Pages

Tuesday, November 11, 2008

Playing the long game - the Planning Reform Bill & The Longdendale Bypass

Over the past few months, we've increasingly been forming conclusions about possible reasons why this Public Inquiry (PI) is facing the massive delays that it is. We think it's likely that the Labour Government - in the midst of a 'managed decline' - simply does not want to be the party to make a decision about this road - or at least the wrong decision for the Labour Party in Tameside, and the Labour MPs James Purnell and Tom Levitt. Much better to leave any decision to the Tories, and it will suit the propaganda of the local politicians.

Isn't it funny that whilst the likes of Manchester Chamber of Commerce and the Longdendale Siege Committee mewl and puke over the slow progress of the PI, local MPs and politicians don't express their concerns in public, nor write to the Inspector or the Highways Agency to urge for progress in the way objectors do? Do they know something that we and the regional and local cannon fodder for their scheming don't?

Indeed, are there other reasons for the delays? Well, it seems to us that the quiet but sinister progress of a major piece of Planning legislation - the Planning Reform Bill - may shed some like on the surely tactical reasons for the delays in the resumption of the PI.

The Bill seeks to leave it to future Governments to declare 'National Policy Statements' which identify major developments that are in the 'National Interest'. A newly created 'Infrastructure Planning Commission' - unelected and unaccountable, natch - would make a final decision on these schemes, obviating the need for Public Inquiries. It's the stuff of the somewhat damp dreams of the otherwise impotent Longdendale Siege Committee.

Grey Gordon's Goons have trumpeted the Bill as being a way to cut cost and delays, and also as a way to push through 'Green' projects - Orwellian code words for Nuclear Power Stations and 'cosmetic energy projects' like (Pissing in the) Wind Farms.

And despite the fact that Bourgeois Reformists like Friends of the Earth have tried to persuade the Government otherwise, the Bill has now passed it's third reading in the House of Commons. Unless the Lords mangle it too much, it will become law by possibly next year. The failure of the reformist approach to this issue is writ large in FoE's 'hope' that another unelected and unaccountable lot - the House of Lords - will allow the great unwashed some 'climate change' sugar to coat the bitter 'planning' pill.

So what does this mean in the context of the Longdendale Bypass?

Firstly, although the PI has been dragged out by the State rather than the objectors (I make no apologies for delaying tactics!), we are already hearing a clamour about Red Tape, delays etc.

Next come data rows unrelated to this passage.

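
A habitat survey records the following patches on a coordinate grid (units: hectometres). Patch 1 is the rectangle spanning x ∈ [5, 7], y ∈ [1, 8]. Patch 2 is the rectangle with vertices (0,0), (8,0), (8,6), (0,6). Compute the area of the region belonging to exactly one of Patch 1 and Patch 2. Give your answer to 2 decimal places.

42.00

|Patch 1∩Patch 2|: x∈[5,7], y∈[1,6] → 2·5 = 10.
|Patch 1 △ Patch 2| = |Patch 1| + |Patch 2| − 2·|Patch 1∩Patch 2| = 14 + 48 − 20 = 42.00.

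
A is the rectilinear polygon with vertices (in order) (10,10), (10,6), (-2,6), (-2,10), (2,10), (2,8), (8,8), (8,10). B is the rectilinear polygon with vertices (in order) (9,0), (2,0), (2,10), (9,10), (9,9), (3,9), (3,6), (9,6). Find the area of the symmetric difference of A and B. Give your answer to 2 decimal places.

|A| = 36, |B| = 52, |A∩B| = 3.
|A △ B| = |A| + |B| − 2·|A∩B| = 36 + 52 − 6 = 82.00.

82.00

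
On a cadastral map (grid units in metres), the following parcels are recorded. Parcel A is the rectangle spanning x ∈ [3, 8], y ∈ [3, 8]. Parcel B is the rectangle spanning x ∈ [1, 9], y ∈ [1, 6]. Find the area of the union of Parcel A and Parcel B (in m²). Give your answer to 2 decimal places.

By inclusion–exclusion:
Individual areas: |Parcel A| = 25, |Parcel B| = 40.
|Parcel A∩Parcel B|: x∈[3,8], y∈[3,6] → 5·3 = 15.
|Parcel A ∪ Parcel B| = 65 − 15 = 50.00.

50.00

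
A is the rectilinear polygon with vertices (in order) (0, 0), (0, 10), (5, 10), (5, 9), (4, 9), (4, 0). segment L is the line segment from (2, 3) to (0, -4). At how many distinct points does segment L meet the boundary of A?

The segment meets the boundary at (1.143,0).

1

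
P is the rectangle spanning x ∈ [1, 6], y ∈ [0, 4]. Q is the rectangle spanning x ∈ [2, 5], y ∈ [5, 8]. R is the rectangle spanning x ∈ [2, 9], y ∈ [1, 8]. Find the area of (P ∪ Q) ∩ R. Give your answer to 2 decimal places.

21.00

|P ∪ Q| = 29.
|(P ∪ Q) ∩ R| = 21.00.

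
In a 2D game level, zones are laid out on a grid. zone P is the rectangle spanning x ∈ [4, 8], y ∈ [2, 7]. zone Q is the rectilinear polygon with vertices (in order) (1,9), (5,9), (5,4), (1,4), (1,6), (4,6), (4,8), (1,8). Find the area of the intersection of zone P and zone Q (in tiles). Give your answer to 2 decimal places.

The intersection is the polygon with vertices (5,7), (5,4), (4,4), (4,6), (4,7).
By the shoelace formula its area is 3.00.

3.00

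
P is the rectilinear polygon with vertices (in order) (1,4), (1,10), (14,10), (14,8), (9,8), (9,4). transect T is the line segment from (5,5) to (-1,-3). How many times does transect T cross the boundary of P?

1

The segment meets the boundary at (4.25,4).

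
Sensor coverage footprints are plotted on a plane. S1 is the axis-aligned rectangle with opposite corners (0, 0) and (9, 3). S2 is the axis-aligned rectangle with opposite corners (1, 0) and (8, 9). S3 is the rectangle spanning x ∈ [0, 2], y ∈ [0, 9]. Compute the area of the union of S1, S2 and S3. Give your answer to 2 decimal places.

By inclusion–exclusion:
Individual areas: |S1| = 27, |S2| = 63, |S3| = 18.
|S1∩S2|: x∈[1,8], y∈[0,3] → 7·3 = 21.
|S1∩S3|: x∈[0,2], y∈[0,3] → 2·3 = 6.
|S2∩S3|: x∈[1,2], y∈[0,9] → 1·9 = 9.
|S1∩S2∩S3| = 3.
|S1 ∪ S2 ∪ S3| = 108 − 36 + 3 = 75.00.

75.00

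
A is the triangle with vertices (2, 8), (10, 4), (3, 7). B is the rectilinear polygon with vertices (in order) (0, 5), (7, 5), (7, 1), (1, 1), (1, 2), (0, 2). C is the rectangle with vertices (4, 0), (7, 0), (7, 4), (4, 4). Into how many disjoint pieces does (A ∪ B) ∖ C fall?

(A ∪ B) ∖ C splits into 2 disjoint pieces (area 2, area 18).

2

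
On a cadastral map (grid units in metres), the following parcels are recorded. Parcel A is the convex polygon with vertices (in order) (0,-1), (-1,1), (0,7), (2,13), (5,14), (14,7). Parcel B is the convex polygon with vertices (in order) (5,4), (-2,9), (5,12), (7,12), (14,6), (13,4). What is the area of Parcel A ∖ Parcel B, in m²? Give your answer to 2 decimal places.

49.35

|Parcel A| = 117, |Parcel A∩Parcel B| = 67.6459.
|Parcel A ∖ Parcel B| = |Parcel A| − |Parcel A∩Parcel B| = 117 − 67.6459 = 49.35.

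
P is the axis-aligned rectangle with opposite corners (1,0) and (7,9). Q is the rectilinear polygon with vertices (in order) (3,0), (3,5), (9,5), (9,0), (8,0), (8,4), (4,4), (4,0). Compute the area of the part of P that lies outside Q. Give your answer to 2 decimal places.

|P| = 54, |P∩Q| = 8.
|P ∖ Q| = |P| − |P∩Q| = 54 − 8 = 46.00.

46.00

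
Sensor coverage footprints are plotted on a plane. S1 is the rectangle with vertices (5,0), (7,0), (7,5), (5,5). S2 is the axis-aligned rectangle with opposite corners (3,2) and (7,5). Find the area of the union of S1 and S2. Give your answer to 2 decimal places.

By inclusion–exclusion:
Individual areas: |S1| = 10, |S2| = 12.
|S1∩S2|: x∈[5,7], y∈[2,5] → 2·3 = 6.
|S1 ∪ S2| = 22 − 6 = 16.00.

16.00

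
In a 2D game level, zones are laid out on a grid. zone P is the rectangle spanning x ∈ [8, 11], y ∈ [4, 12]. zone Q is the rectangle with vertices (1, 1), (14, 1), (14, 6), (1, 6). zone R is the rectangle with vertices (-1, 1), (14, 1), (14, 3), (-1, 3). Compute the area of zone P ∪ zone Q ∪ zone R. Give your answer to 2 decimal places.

By inclusion–exclusion:
Individual areas: |zone P| = 24, |zone Q| = 65, |zone R| = 30.
|zone P∩zone Q|: x∈[8,11], y∈[4,6] → 3·2 = 6.
|zone P∩zone R| = 0 (no overlap).
|zone Q∩zone R|: x∈[1,14], y∈[1,3] → 13·2 = 26.
|zone P∩zone Q∩zone R| = 0.
|zone P ∪ zone Q ∪ zone R| = 119 − 32 + 0 = 87.00.

87.00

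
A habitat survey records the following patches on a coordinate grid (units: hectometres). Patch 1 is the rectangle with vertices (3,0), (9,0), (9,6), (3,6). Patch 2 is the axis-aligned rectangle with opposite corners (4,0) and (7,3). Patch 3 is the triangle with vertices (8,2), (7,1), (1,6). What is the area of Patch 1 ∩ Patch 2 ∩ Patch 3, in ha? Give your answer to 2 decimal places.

2.24

The intersection is the polygon with vertices (6.25,3), (7,2.571), (7,1), (4.6,3).
By the shoelace formula its area is 2.24.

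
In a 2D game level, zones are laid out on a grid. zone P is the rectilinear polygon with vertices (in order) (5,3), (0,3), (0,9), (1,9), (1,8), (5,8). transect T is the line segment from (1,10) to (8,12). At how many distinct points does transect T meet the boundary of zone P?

The segment lies entirely outside zone P and never meets its boundary.

0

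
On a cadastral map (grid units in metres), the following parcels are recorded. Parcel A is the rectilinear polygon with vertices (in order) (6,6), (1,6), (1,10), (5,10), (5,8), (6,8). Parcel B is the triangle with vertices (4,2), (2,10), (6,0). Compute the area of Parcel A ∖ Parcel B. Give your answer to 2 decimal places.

|Parcel A| = 18, |Parcel A∩Parcel B| = 1.2.
|Parcel A ∖ Parcel B| = |Parcel A| − |Parcel A∩Parcel B| = 18 − 1.2 = 16.80.

16.80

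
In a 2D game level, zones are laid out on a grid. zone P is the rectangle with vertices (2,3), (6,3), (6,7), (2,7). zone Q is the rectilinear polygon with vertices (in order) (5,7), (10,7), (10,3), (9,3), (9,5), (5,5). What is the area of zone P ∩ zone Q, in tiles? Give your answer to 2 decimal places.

2.00

The intersection is the polygon with vertices (6,5), (5,5), (5,7), (6,7).
By the shoelace formula its area is 2.00.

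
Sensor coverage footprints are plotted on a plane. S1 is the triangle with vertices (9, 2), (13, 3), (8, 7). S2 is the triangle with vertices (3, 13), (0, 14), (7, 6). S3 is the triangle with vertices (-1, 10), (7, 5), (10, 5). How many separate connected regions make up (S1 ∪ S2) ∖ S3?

2

(S1 ∪ S2) ∖ S3 splits into 2 disjoint pieces (area 9.86, area 8.455).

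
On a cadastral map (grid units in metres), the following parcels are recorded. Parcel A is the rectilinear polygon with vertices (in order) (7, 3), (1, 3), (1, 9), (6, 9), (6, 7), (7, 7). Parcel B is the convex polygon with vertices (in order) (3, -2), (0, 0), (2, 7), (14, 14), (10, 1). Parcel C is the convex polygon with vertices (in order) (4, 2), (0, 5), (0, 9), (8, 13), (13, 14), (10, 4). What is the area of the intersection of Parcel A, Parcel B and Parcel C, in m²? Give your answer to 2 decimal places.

The intersection is the polygon with vertices (2,7), (5.429,9), (6,9), (6,7), (7,7), (7,3), (2.667,3), (1.177,4.118).
By the shoelace formula its area is 25.85.

25.85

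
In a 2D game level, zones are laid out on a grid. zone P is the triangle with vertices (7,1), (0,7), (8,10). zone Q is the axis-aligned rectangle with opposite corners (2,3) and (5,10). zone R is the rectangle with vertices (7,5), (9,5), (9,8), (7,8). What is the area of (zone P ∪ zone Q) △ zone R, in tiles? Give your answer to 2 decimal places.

|zone P ∪ zone Q| = 42.6101.
|(zone P ∪ zone Q) ∩ zone R| = 1.8333.
|(zone P ∪ zone Q) △ zone R| = 42.6101 + 6 − 3.6667 = 44.94.

44.94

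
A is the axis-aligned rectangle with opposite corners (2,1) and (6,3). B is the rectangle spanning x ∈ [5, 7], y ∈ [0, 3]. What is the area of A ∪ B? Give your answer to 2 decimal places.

By inclusion–exclusion:
Individual areas: |A| = 8, |B| = 6.
|A∩B|: x∈[5,6], y∈[1,3] → 1·2 = 2.
|A ∪ B| = 14 − 2 = 12.00.

12.00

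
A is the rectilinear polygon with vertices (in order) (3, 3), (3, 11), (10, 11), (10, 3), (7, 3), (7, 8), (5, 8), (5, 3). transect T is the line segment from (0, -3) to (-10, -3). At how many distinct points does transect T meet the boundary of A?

0

The segment lies entirely outside A and never meets its boundary.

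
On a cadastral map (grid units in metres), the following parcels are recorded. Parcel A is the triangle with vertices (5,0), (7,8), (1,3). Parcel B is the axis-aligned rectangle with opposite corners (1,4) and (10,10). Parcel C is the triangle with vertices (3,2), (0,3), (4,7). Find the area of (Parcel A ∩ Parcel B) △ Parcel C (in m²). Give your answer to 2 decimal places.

|Parcel A ∩ Parcel B| = 7.6.
|(Parcel A ∩ Parcel B) ∩ Parcel C| = 0.72.
|(Parcel A ∩ Parcel B) △ Parcel C| = 7.6 + 8 − 1.44 = 14.16.

14.16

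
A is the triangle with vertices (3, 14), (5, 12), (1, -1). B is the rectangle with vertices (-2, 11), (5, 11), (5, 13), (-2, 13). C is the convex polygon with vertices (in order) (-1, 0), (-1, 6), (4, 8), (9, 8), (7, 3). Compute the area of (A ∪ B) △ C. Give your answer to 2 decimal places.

|A ∪ B| = 27.1205.
|(A ∪ B) ∩ C| = 6.0715.
|(A ∪ B) △ C| = 27.1205 + 52 − 12.143 = 66.98.

66.98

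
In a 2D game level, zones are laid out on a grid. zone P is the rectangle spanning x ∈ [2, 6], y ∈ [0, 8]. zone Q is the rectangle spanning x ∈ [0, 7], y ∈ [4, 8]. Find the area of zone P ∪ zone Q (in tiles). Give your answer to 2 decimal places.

44.00

By inclusion–exclusion:
Individual areas: |zone P| = 32, |zone Q| = 28.
|zone P∩zone Q|: x∈[2,6], y∈[4,8] → 4·4 = 16.
|zone P ∪ zone Q| = 60 − 16 = 44.00.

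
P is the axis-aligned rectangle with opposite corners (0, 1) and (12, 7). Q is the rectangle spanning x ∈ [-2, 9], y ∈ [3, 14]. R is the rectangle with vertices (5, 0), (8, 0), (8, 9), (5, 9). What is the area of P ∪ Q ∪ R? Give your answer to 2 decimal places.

By inclusion–exclusion:
Individual areas: |P| = 72, |Q| = 121, |R| = 27.
|P∩Q|: x∈[0,9], y∈[3,7] → 9·4 = 36.
|P∩R|: x∈[5,8], y∈[1,7] → 3·6 = 18.
|Q∩R|: x∈[5,8], y∈[3,9] → 3·6 = 18.
|P∩Q∩R| = 12.
|P ∪ Q ∪ R| = 220 − 72 + 12 = 160.00.

160.00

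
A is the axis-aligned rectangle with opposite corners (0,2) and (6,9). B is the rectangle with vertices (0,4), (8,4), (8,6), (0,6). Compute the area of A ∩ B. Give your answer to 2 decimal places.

|A∩B|: x∈[0,6], y∈[4,6] → 6·2 = 12.

12.00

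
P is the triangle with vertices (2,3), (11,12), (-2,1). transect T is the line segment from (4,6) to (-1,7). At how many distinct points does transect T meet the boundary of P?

1

The segment meets the boundary at (3.926,6.015).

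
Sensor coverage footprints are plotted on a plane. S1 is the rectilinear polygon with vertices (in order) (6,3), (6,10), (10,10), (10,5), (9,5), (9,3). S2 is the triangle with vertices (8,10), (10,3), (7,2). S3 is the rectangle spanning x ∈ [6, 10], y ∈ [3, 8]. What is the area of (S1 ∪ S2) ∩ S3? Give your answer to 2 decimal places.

The region (S1 ∪ S2) ∩ S3 is the polygon with vertices (10,5), (9.429,5), (10,3), (7.125,3), (6,3), (6,8), (10,8).
By the shoelace formula its area is 19.43.

19.43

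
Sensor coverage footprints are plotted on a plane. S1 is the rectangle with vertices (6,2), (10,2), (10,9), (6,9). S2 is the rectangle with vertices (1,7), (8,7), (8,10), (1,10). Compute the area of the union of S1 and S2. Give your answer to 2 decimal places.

By inclusion–exclusion:
Individual areas: |S1| = 28, |S2| = 21.
|S1∩S2|: x∈[6,8], y∈[7,9] → 2·2 = 4.
|S1 ∪ S2| = 49 − 4 = 45.00.

45.00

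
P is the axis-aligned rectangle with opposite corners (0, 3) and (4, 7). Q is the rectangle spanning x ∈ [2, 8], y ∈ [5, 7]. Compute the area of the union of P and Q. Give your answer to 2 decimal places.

By inclusion–exclusion:
Individual areas: |P| = 16, |Q| = 12.
|P∩Q|: x∈[2,4], y∈[5,7] → 2·2 = 4.
|P ∪ Q| = 28 − 4 = 24.00.

24.00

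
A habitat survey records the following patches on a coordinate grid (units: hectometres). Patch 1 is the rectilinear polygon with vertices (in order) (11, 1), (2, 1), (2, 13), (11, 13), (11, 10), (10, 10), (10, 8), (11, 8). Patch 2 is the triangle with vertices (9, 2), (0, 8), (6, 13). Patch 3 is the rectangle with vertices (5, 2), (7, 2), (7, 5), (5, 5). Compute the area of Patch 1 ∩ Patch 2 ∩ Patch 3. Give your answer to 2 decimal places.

The intersection is the polygon with vertices (5,4.667), (5,5), (7,5), (7,3.333).
By the shoelace formula its area is 2.00.

2.00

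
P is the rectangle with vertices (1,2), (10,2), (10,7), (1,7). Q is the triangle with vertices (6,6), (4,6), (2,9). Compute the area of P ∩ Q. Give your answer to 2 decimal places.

The intersection is the polygon with vertices (4.667,7), (6,6), (4,6), (3.333,7).
By the shoelace formula its area is 1.67.

1.67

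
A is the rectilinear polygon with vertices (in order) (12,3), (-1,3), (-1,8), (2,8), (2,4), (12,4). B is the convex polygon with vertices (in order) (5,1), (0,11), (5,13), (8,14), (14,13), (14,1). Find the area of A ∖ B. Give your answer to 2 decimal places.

16.50

|A| = 25, |A∩B| = 8.5.
|A ∖ B| = |A| − |A∩B| = 25 − 8.5 = 16.50.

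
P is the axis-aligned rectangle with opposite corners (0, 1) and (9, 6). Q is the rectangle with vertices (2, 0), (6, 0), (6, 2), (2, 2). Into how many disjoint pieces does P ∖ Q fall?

1

P ∖ Q is a single connected region.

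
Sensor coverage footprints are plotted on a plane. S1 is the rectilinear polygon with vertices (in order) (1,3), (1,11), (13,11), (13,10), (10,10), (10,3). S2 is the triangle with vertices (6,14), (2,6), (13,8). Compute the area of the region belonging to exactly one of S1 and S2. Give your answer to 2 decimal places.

|S1| = 75, |S2| = 40, |S1∩S2| = 28.0152.
|S1 △ S2| = |S1| + |S2| − 2·|S1∩S2| = 75 + 40 − 56.0303 = 58.97.

58.97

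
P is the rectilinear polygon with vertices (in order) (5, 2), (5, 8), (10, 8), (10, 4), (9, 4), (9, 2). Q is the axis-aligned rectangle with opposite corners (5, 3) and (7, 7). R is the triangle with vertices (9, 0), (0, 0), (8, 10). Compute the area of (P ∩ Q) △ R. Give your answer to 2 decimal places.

|P ∩ Q| = 8.
|(P ∩ Q) ∩ R| = 7.775.
|(P ∩ Q) △ R| = 8 + 45 − 15.55 = 37.45.

37.45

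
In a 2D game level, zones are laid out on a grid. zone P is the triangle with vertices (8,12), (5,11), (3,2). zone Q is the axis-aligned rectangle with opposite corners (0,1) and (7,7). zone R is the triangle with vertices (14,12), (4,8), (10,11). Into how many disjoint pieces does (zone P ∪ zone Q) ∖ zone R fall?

(zone P ∪ zone Q) ∖ zone R splits into 2 disjoint pieces (area 6.1979, area 44.5034).

2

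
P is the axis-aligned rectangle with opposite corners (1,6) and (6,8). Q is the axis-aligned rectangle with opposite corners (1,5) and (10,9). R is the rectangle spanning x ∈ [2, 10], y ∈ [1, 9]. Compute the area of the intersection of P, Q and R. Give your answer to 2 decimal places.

8.00

The intersection is the polygon with vertices (6,6), (2,6), (2,8), (6,8).
By the shoelace formula its area is 8.00.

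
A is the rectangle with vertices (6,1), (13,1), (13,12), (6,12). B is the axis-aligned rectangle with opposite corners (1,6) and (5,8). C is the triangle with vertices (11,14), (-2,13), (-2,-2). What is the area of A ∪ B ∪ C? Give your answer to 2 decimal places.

By inclusion–exclusion:
Individual areas: |A| = 77, |B| = 8, |C| = 97.5.
|A∩B| = 0 (no overlap).
|A∩C| = 7.0096.
|B∩C| = 7.8462.
|A∩B∩C| = 0.
|A ∪ B ∪ C| = 182.5 − 14.8558 + 0 = 167.64.

167.64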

To some, this PI entirely justifies the legislation.

It could also mean that another benefit of the 'long game' the Highways Agency are playing is that if the PI is somehow axed, then the Scheme will simply be resurrected under the new rules. Similarly, if a future Tory government drop the scheme and then decide to bring it back, a new planning environment will exist to speed it through. That really would be 'foul play'.

And the delays surely render the Inspector, John Watson, under suspicion. This is his first major PI, and he has served the system well by allowing the HA to ride it roughshod. Would it be cynical to suggest that he might be after a job in the future Infrastructure Planning Commission? If he is, then he's going about it the right way (excluding the objectors and the general public), albeit in the wrong fashion (slow, delays etc) - if you know what we mean.

We'll be keeping a watchful eye on the progress of the PRB, and we'll also be sure to contrast it with PI developments along the way.